More businesses forced to go ‘cashless’ due to robberies, skyrocketing crime
Many small businesses are being forced to go “cashless” after a string of robberies that have left them with thousands of dollars swiped by criminals.
Santa Fe’s Rowley Farmhouse Ales was robbed on November 8 of over $2,000 and a safe that costs about $1,000.
“They ripped out our safe and about two grand. Plus the safe cost about a grand,” co-owner Jeffrey Kaplan told the Santa Fe New Mexican. This was the second time the establishment has been robbed, the first robbery also netting the criminals about $2,000. Now, the taproom is forced to go cashless.
The criminals know restaurants have money,” Kaplan said, adding, “We said, ‘Let’s make this less of a target.’ ”
Albuquerque’s Burritos Alinstante restaurants are also cashless now due to crime.
The New Mexican reported, “The reason?
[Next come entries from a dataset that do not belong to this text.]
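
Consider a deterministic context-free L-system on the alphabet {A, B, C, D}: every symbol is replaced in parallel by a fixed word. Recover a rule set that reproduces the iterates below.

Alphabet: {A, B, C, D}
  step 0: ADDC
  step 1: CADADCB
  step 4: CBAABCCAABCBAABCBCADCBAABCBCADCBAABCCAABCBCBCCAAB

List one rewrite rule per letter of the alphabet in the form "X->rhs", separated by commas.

A->C, B->AAB, C->CB, D->AD

  step 0 ⇒ step 1: ADDC ⇒ C·AD·AD·CB
    A ↦ C
    C ↦ CB
    D ↦ AD
    B ↦ AAB  (constrained at step 1)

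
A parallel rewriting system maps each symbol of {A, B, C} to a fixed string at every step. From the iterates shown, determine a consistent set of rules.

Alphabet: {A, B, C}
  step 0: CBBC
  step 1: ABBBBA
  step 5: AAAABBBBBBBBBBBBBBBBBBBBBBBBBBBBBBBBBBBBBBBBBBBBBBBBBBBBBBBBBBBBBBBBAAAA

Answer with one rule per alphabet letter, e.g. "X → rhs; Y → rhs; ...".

  step 0 ⇒ step 1: CBBC ⇒ A·BB·BB·A
    B ↦ BB
    C ↦ A
    A ↦ CC  (constrained at step 1)

A->CC, B->BB, C->A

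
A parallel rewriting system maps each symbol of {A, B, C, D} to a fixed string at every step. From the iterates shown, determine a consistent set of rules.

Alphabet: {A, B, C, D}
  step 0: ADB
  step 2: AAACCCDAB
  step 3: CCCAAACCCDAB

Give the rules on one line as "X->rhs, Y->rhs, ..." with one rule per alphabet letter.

  step 2 ⇒ step 3: AAACCCDAB ⇒ C·C·C·A·A·A·CC·C·DAB
    A ↦ C
    B ↦ DAB
    C ↦ A
    D ↦ CC

A->C, B->DAB, C->A, D->CC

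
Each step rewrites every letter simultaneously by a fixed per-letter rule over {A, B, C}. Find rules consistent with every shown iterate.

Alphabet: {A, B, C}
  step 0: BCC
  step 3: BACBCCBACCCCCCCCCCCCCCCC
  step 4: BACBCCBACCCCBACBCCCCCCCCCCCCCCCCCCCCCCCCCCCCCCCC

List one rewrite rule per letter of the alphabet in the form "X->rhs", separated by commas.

A->CB, B->BA, C->CC

  step 3 ⇒ step 4: BACBCCBACCCCCCCCCCCCCCCC ⇒ BA·CB·CC·BA·CC·CC·BA·CB·CC·CC·CC·CC·CC·CC·CC·CC·CC·CC·CC·CC·CC·CC·CC·CC
    A ↦ CB
    B ↦ BA
    C ↦ CC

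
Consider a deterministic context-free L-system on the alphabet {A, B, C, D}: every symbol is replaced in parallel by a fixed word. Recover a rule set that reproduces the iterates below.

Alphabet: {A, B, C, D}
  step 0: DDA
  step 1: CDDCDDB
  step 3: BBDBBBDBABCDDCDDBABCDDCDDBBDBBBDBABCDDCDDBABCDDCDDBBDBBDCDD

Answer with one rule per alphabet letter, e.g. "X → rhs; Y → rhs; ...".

A->B, B->BBD, C->BAB, D->CDD

  step 0 ⇒ step 1: DDA ⇒ CDD·CDD·B
    A ↦ B
    D ↦ CDD
    B ↦ BBD  (constrained at step 1)
    C ↦ BAB  (constrained at step 1)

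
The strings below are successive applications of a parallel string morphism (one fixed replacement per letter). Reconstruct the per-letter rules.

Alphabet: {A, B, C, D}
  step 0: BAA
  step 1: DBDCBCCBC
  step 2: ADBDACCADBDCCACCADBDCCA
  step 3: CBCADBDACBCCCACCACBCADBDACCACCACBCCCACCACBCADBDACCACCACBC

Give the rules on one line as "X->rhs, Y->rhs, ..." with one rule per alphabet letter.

A->CBC, B->DBD, C->CCA, D->A

  step 2 ⇒ step 3: ADBDACCADBDCCACCADBDCCA ⇒ CBC·A·DBD·A·CBC·CCA·CCA·CBC·A·DBD·A·CCA·CCA·CBC·CCA·CCA·CBC·A·DBD·A·CCA·CCA·CBC
    A ↦ CBC
    B ↦ DBD
    C ↦ CCA
    D ↦ A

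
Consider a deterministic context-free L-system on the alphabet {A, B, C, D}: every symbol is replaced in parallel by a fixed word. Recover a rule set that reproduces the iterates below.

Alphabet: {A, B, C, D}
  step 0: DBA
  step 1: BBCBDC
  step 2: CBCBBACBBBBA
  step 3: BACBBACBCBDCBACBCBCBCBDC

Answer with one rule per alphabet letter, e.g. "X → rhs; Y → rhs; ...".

  step 2 ⇒ step 3: CBCBBACBBBBA ⇒ BA·CB·BA·CB·CB·DC·BA·CB·CB·CB·CB·DC
    A ↦ DC
    B ↦ CB
    C ↦ BA
  step 0 ⇒ step 1: DBA ⇒ BB·CB·DC
    D ↦ BB

A->DC, B->CB, C->BA, D->BB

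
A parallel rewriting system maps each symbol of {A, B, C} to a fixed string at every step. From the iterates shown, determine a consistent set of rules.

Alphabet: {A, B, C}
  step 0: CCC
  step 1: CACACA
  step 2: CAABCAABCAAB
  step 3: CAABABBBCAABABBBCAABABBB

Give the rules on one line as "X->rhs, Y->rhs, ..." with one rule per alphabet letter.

  step 2 ⇒ step 3: CAABCAABCAAB ⇒ CA·AB·AB·BB·CA·AB·AB·BB·CA·AB·AB·BB
    A ↦ AB
    B ↦ BB
    C ↦ CA

A->AB, B->BB, C->CA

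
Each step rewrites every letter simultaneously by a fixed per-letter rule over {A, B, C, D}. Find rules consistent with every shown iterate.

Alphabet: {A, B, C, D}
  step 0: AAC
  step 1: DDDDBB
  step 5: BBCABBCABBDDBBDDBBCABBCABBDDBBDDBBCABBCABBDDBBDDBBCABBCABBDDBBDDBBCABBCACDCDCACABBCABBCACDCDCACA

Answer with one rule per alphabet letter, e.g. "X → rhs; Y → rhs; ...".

  step 0 ⇒ step 1: AAC ⇒ DD·DD·BB
    A ↦ DD
    C ↦ BB
    B ↦ CD  (constrained at step 1)
    D ↦ CA  (constrained at step 1)

A->DD, B->CD, C->BB, D->CA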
Too many robberies where people with guns and wrenches and other weapons or tools came into the restaurants threatening employees and demanding cash,” according to Mary Ellen Chavez, who runs the restaurant chain.
“We had been robbed six or seven times in one of our stores in a very short period of time — six or eight weeks — and my employees were terrified,” Chavez said. “We were trying to figure out how to keep them safe and keep them going [to work]. And our solution helped everyone in that location feel a whole lot better.”
The move results in restaurants and other establishments having to pay three to four percent per transaction to credit card companies. But according to Chavez, after the implementation of the cashless policy, there haven’t been any burglaries as of yet.
Carol Wight of the New Mexico Restaurant Association told the New Mexican that restaurants “are very concerned for their employees and staff, and they don’t want them handling cash and being vulnerable to burglaries,” adding, “We’ve had people held up and shot at gunpoint in restaurants. … You put somebody at risk every time you take money out of the safe and send it to the bank; you put them at risk just by having it on the premises.”
New Mexico has the second-highest violent crime rate in the entire nation, according to the Federal Bureau of Investigation’s statistics. In 2021, for every 100,000 New Mexicans, law enforcement reported 2,189 crimes against persons or affecting 2.92% of the population. The only state with worse overall crime was Arkansas, with 2,276 crimes per 100,000 people.